The Pope’s TED talk provided a moving moment during a conference focused on technology and the future. Northeast Public Radio’s Nina Gregory watched from a simulcast viewing area outside the theater and said of the talk, “There were people around me who cried, others who watched, rapt…. He got a standing ovation in the theater.”
Pope Francis has spoken in the past about the need to harness technology to bring people together rather than simply allowing modern innovations to diminish human interaction. In his message delivered ahead of the 48th World Communications Day, Francis talked about loneliness in the modern world, saying:
“A culture of encounter demands that we be ready not only to give, but also to receive…. The internet, in particular, offers immense possibilities for encounter and solidarity. This is something truly good, a gift from God.” But later he says, “The speed with which information is communicated exceeds our capacity for reflection and judgment…. The desire for digital connectivity can have the effect of isolating us from our neighbors, from those closest to us.”
Our Christopher News Note on loneliness highlights that a sense of isolation is not unique to modern existence. In his spiritual classics “The Ascent of Mount Carmel” and “Dark Night of the Soul,” St. John of the Cross, a 16th century doctor of the Church, explores the loneliness that can occur in our relationship with God. He explains that sometimes God allows us to feel isolated in order to draw us into a deeper relationship. St. John knew loneliness well. His writings evolved out of mystical poetry he penned while locked in a 10-by-6 foot cell during a time of persecution within his own order.
Mother Teresa’s writings reveal that she experienced a long “dark night of the soul,” resigning herself to do God’s will and help others despite her own sense of spiritual isolation. She wrote of her relationship with God: “Let Him do with me whatever He wants as He wants for as long as He wants if my darkness is light to some soul – even if it be nothing to nobody – I am perfectly happy to be God’s flower in the field.” Mother Teresa understood that the trials she experienced could help her grow closer to God by prompting her to live a life dedicated to alleviating the sense of isolation experienced by others.
In his recent Urbi et Orbi blessing from the balcony of St.
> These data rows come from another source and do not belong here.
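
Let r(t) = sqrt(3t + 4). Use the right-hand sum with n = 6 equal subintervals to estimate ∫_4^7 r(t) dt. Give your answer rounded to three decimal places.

13.804

Δt = (7 − 4)/6 = 0.5.
Right endpoints: 4.5, 5, 5.5, 6, 6.5, 7.
r(4.5) ≈ 4.183, r(5) ≈ 4.359, r(5.5) ≈ 4.528, r(6) ≈ 4.690, r(6.5) ≈ 4.848, r(7) ≈ 5.000.
Sum = Δt · [r(4.5) + r(5) + r(5.5) + ...].
Sum ≈ 13.804.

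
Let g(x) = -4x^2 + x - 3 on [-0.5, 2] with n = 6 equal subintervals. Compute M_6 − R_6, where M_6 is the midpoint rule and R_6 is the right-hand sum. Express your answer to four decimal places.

3.0382

M_6 ≈ -16.313657.
R_6 ≈ -19.351852.
M_6 − R_6 ≈ 3.0382.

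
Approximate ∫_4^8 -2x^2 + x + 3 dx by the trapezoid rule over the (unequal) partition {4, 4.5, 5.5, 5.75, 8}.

Subinterval widths: 0.5, 1, 0.25, 2.25.
f(4) = -25, f(4.5) = -33, f(5.5) = -52, f(5.75) = -57.375, f(8) = -117.
On each subinterval the trapezoid contributes (Δx_i/2)·[f(x_{i-1}) + f(x_i)].
Sum = -266.84375.

-266.84375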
Peter’s Basilica on Easter Sunday, Pope Francis talked about how we overcome loneliness to find friendship with God through our interactions with others, saying, “The Risen Shepherd goes in search of all those lost in the labyrinths of loneliness and marginalization. He comes to meet them through our brothers and sisters who treat them with respect and kindness, and helps them to hear his voice, an unforgettable voice, a voice calling them back to friendship with God.”
When we experience a sense of isolation, we must recognize God’s call to reach beyond our own suffering to offer friendship to those in need, and when we do that for each other, we discover the friendship of God.